Use this guide when your unit is deciding how to represent dens, patrols, committees, leader teams, and working groups in Woggle.
The goal is not to create a channel for every possible conversation. The goal is to give families and leaders a simple structure where the right people see the right Events and Announcements without everyone receiving every update.
What You Will Do
- Decide which Groups need a durable home
- Create Groups for real unit structure
- Check the Group list and detail screens
- Use audience targeting before creating another Group
- Set visibility and messaging boundaries deliberately
- Keep youth-safety and guardian visibility in view
Step 1: Start With Real Unit Structure
Begin with the groups families already recognize.
For a Cub Scout pack, that usually means dens, committee, and leaders. For a Scouts BSA troop, that may mean patrols, committee, adults, and a few working teams. For a Girl Scout troop, it may mean troop families, planning adults, and short-term event teams.
Do not start by recreating every text thread. If the group exists only because one event needs a reminder, target that Event or Announcement instead.

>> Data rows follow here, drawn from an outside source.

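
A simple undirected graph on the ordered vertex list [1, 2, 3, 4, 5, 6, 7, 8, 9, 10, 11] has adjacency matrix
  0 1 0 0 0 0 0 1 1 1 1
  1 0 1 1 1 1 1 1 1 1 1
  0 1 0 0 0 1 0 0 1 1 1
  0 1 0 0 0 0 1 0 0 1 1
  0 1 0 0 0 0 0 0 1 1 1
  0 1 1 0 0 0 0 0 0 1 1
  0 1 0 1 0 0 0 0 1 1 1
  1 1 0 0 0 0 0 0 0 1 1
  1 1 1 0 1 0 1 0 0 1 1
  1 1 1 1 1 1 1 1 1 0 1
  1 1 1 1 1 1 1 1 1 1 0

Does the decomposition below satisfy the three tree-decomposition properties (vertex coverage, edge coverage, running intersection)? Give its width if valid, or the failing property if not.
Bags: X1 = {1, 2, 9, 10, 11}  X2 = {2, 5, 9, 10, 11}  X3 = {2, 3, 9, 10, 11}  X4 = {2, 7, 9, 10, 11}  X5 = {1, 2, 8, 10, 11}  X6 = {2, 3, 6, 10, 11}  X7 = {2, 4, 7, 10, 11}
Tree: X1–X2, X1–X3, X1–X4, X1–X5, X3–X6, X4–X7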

Step 2: Create Only Useful Groups
Create a Group when it has an ongoing job:
- Bear Den
- Falcon Patrol
- Committee
- Campout Planning Team
- New Family Onboarding
- Fundraiser Team
Name the Group the way families would say it out loud. “Falcon Patrol” is clearer than “Patrol 1.” “Committee” is clearer than “Adults Admin Thread.”

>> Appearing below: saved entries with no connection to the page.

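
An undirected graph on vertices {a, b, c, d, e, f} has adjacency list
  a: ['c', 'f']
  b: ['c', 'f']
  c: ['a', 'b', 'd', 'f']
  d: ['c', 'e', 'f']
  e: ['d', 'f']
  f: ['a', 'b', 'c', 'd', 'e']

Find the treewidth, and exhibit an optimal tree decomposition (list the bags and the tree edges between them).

Each bag holds 3 vertices, so the decomposition has width 2, which upper-bounds the treewidth. On the other hand G contains the 3-clique {d, e, f}. A clique must lie in a single bag of any decomposition, so no decomposition can have width below 2. The upper and lower bounds meet at 2, so that is the treewidth.

Treewidth 2.
One such decomposition:
Bags: B1 = {c, d, f}  B2 = {d, e, f}  B3 = {b, c, f}  B4 = {a, c, f}
Tree: B1–B2, B1–B3, B1–B4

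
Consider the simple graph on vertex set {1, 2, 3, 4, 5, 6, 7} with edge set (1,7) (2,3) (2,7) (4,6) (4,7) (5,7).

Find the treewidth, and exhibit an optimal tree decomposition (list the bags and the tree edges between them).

Treewidth 1.
One optimal decomposition is:
Bags: B1 = {4, 7}  B2 = {2, 7}  B3 = {4, 6}  B4 = {5, 7}  B5 = {1, 7}  B6 = {2, 3}
Tree: B1–B2, B1–B3, B1–B4, B1–B5, B2–B6

Each bag holds 2 vertices, so the decomposition has width 1, which upper-bounds the treewidth. Any graph with an edge has treewidth ≥ 1, and G has the edge 7–4. Therefore the treewidth is 1.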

Step 3: Check the Group List
After setup, scan the Group list as if you are a new parent. The structure should look understandable without a private explanation from the chair or Cubmaster.
Open a Group and confirm the detail screen matches the purpose.
Step 4: Use Targeting Before More Groups
Many updates do not need another Group. They need the right audience.
Use audience targeting when:
- one Announcement should go only to a den or patrol
- one Event belongs to a working team
- one reminder applies to leaders but not all families
- one message should reach selected members without creating a permanent space
This is the main habit: create Groups for durable structure, then target Events and Announcements to those Groups.
Step 5: Set Visibility Boundaries
Visibility matters in youth-serving work. Keep the settings aligned with how your unit expects adults, guardians, and youth members to communicate.
Use your unit’s official youth protection and communication rules as the authority. Woggle can help make visibility and audience choices clearer, but it does not replace your organization’s policies.
Examples by Unit Type
Cub Scout pack
Start with:
- Whole Pack
- Tiger Den, Wolf Den, Bear Den, Webelos Den
- Committee
- Leaders
Use Group targeting for den meetings and committee work. Use the whole Unit for pack meetings, campouts, pinewood derby, service projects, and family-wide deadlines.
Scouts BSA troop
Start with:
- Whole Troop
- Patrols
- Committee
- Adult Leaders
- Short-term teams only when they have repeated work
Use patrol Groups for patrol-specific planning and reminders. Use the whole Unit for troop meetings, outings, courts of honor, service projects, and family decisions.
Girl Scout troop
Start with:
- Whole Troop
- Adult Planning Team
- Cookie or product program team
- Event team only when the work repeats
Use whole-troop updates for family deadlines and activity details. Keep adult planning spaces narrow enough that families are not pulled into behind-the-scenes coordination.
Keep It Simple Checklist
Before inviting families, check the setup:
- Every Group has a plain-language name.
- Every Group has an ongoing purpose.
- Families can tell which Group applies to them.
- Den, patrol, and committee spaces do not duplicate each other.
- One-off updates are handled with audience targeting instead of new Groups.
- Youth-facing spaces follow your unit’s visibility and guardian expectations.
- Leaders know who can add members or change settings.
- The first Event or Announcement uses the right audience.
Common Mistakes
Creating a Group for every event
Most events only need an Event page and a targeted Announcement. A Group should remain useful after the event is over.
Using private spaces by default
Private Groups are useful when the audience is limited. They should still be understandable and governed by the unit’s communication expectations.
Hiding important updates in a channel
If every family needs to act, use an Announcement or Event. Channels are better for conversation, context, and follow-up.
Next Step
Create the few Groups your unit can explain in one sentence. Then publish one Event or Announcement to the right audience and confirm families see only what they need.